Tarnish Fashion Greenwashing By Looking At Its Facts
Businesses who sell clothing could simply put a "sustainable" label onto their supply chain, which is intrinsically contradictory because fast fashion is never sustainable. Additionally, it deceives consumers into thinking that certain labels are more environmentally friendly, supporting the fast fashion industry.
Up to 52 microseasons, or one new trend per week, are produced by the fashion industry. Huge amounts of textile waste are produced as a result of how quickly and in what quantities clothing is made, worn, discarded, and sometimes duplicated in response to resurgent fashion trends.
Major fashion companies release themselves from the obligation to handle or treat this waste. As a substitute, they use "greenwashing" to introduce the sustainability standards in order to encourage mindless consumption that makes people feel good about themselves.
Sustainability is equated with being "eco-friendly" at the expense of crucial aspects of economics, health, society, and culture. Sadly enough, the industry is doing more harm than good to the ecosystem by refusing to approach sustainability holistically and instead cherry-picking issues to suit its needs.
- For straightforward facts about a company's sustainability plan, look online or in-store rather than being persuaded by fancy jargon.
- Genuinely sustainable brands will make a point of mentioning their processes on their website and in their messaging.
- Support companies that include sustainability into every aspect of their operations, not simply one collection or a few items.
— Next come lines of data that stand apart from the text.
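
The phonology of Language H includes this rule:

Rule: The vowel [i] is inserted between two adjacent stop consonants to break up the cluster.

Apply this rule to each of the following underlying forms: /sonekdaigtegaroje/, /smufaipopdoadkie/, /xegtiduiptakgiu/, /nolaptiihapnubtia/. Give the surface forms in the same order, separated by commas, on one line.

/sonekdaigtegaroje/: /k/ and /d/ form a stop–stop cluster, so [i] is inserted between them. /g/ and /t/ form a stop–stop cluster, so [i] is inserted between them. → [sonekidaigitegaroje].
/smufaipopdoadkie/: /p/ and /d/ form a stop–stop cluster, so [i] is inserted between them. /d/ and /k/ form a stop–stop cluster, so [i] is inserted between them. → [smufaipopidoadikie].
/xegtiduiptakgiu/: /g/ and /t/ form a stop–stop cluster, so [i] is inserted between them. /p/ and /t/ form a stop–stop cluster, so [i] is inserted between them. /k/ and /g/ form a stop–stop cluster, so [i] is inserted between them. → [xegitiduipitakigiu].
/nolaptiihapnubtia/: /p/ and /t/ form a stop–stop cluster, so [i] is inserted between them. /b/ and /t/ form a stop–stop cluster, so [i] is inserted between them. → [nolapitiihapnubitia].

sonekidaigitegaroje, smufaipopidoadikie, xegitiduipitakigiu, nolapitiihapnubitia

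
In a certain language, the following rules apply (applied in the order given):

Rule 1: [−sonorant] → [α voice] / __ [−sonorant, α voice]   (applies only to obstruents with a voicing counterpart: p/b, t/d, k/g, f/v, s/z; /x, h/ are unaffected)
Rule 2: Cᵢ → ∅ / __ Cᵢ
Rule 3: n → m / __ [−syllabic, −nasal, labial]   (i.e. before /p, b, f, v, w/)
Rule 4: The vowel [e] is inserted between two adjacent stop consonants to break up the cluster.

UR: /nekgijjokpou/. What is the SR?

negijokepou

Rule 1 (regressive voicing assimilation): /k/ precedes the voiced obstruent /g/, so it voices to [g] by assimilation. /nekgijjokpou/ → neggijjokpou.
Rule 2 (degemination): /gg/ is a geminate; the first /g/ deletes. /jj/ is a geminate; the first /j/ deletes. /neggijjokpou/ → negijokpou.
Rule 3 (nasal place assimilation): no segment meets the environment; /negijokpou/ is unchanged.
Rule 4 (stop-cluster e-epenthesis): /k/ and /p/ form a stop–stop cluster, so [e] is inserted between them. /negijokpou/ → negijokepou.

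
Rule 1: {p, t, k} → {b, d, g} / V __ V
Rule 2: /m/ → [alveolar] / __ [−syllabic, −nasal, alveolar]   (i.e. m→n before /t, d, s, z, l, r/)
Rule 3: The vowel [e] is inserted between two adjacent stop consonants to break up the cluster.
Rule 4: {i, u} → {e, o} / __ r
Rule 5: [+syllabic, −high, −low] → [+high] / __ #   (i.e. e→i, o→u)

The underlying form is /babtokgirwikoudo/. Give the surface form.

babetokegerwigoudu

Rule 1 (intervocalic voicing): /k/ is a voiceless stop between vowels /i/ and /o/, so it voices to [g]. /babtokgirwikoudo/ → babtokgirwigoudo.
Rule 2 (nasal place assimilation): no segment meets the environment; /babtokgirwigoudo/ is unchanged.
Rule 3 (stop-cluster e-epenthesis): /b/ and /t/ form a stop–stop cluster, so [e] is inserted between them. /k/ and /g/ form a stop–stop cluster, so [e] is inserted between them. /babtokgirwigoudo/ → babetokegirwigoudo.
Rule 4 (pre-rhotic lowering): /i/ is a high vowel immediately before /r/, so it lowers to [e]. /babetokegirwigoudo/ → babetokegerwigoudo.
Rule 5 (final vowel raising): /o/ is a mid vowel in word-final position, so it raises to [u]. /babetokegerwigoudo/ → babetokegerwigoudu.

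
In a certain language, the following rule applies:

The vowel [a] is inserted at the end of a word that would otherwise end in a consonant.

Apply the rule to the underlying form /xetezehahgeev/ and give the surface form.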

Take a look at how they handle packing, shipping, production, and product design.
- Even if it takes more work, you'll be able to spot greenwashing sooner in the future as a result.
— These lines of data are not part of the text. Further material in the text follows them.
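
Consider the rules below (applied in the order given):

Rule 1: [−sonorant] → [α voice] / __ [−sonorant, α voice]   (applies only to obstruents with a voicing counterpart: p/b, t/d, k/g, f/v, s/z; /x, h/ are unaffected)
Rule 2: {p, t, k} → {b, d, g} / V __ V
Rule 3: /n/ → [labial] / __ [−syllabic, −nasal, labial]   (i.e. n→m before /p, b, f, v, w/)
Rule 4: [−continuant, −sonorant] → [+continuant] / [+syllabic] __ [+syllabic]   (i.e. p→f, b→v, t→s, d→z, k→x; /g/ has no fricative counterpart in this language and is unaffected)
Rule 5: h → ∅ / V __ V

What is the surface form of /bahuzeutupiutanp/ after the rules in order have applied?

bauzeuzuviuzamp

Rule 1 (regressive voicing assimilation): no segment meets the environment; /bahuzeutupiutanp/ is unchanged.
Rule 2 (intervocalic voicing): /t/ is a voiceless stop between vowels /u/ and /u/, so it voices to [d]. /p/ is a voiceless stop between vowels /u/ and /i/, so it voices to [b]. /t/ is a voiceless stop between vowels /u/ and /a/, so it voices to [d]. /bahuzeutupiutanp/ → bahuzeudubiudanp.
Rule 3 (nasal place assimilation): /n/ precedes the labial consonant /p/, so it assimilates in place to [m]. /bahuzeudubiudanp/ → bahuzeudubiudamp.
Rule 4 (intervocalic spirantization): /d/ is a stop between vowels /u/ and /u/, so it spirantizes to the fricative [z]. /b/ is a stop between vowels /u/ and /i/, so it spirantizes to the fricative [v]. /d/ is a stop between vowels /u/ and /a/, so it spirantizes to the fricative [z]. /bahuzeudubiudamp/ → bahuzeuzuviuzamp.
Rule 5 (intervocalic h-deletion): /h/ occurs between vowels /a/ and /u/, so it deletes. /bahuzeuzuviuzamp/ → bauzeuzuviuzamp.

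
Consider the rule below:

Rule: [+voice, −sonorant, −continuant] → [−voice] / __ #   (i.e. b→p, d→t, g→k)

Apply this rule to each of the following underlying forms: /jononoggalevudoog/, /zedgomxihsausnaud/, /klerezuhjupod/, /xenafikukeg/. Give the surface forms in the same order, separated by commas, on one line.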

Keep in mind, though, that sustainability is a journey for all brands, especially newer ones. For a variety of reasons, including the cost of certification, their suppliers frequently are unable to obtain it. In conclusion, a brand may be talking the talk even while there is no accreditation to support it. If you're genuinely interested, ask the business about its policies. Most will be as open and upfront as they can be about their procedures.